Only somewhat dated research has been done comparing the characteristics of the long-term uninsured with the short-term uninsured. Swartz, Marcotte, and McBride (1993a, 1993b), and Swartz and McBride (1990) measured various distributions of uninsured spell lengths in the 1984 SIPP panel using survival analysis. Swartz, Marcotte, and McBride (1993a) used a hazard model of spell durations to estimate the relative effects of socio-economic and demographic characteristics on the duration of a spell without health insurance. They found that monthly family income, educational attainment, and industry of employment in the month prior to losing health insurance are the characteristics that have the greatest impact on the exit rate from being without health insurance. In particular, a low exit rate is positively correlated with low family income, low educational attainment, and employment in specific industrial sectors (agriculture/forestry/fishing and mining combined, construction, personal services and entertainment services combined, and public administration).

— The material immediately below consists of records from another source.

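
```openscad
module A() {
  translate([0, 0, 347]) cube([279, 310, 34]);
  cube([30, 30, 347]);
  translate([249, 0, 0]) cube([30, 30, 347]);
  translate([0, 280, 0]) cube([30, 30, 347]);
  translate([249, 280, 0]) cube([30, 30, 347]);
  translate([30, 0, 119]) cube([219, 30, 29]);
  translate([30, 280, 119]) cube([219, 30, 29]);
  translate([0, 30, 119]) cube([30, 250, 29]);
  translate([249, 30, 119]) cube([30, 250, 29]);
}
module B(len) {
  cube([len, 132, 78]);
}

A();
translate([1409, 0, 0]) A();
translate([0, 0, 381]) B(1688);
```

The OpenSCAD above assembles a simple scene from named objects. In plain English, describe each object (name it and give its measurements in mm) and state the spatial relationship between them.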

Monheit and Schur (1988) used the 1984 SIPP panel to examine various cohorts of the uninsured population. They did not, however, use survival analysis techniques. They found that the uninsured were heterogenous, consisting of many persons who lost coverage for relatively short periods of time, others who experienced periodic spells without coverage, and those who were persistently uninsured. The persistently uninsured, compared with all persons who lost coverage, were a much more economically disadvantaged group with far less labor market attachment and less access to employment related insurance. Monheit and Schur pointed out that longitudinal analyses of the uninsured are useful because the characteristics of the uninsured differ by spell length.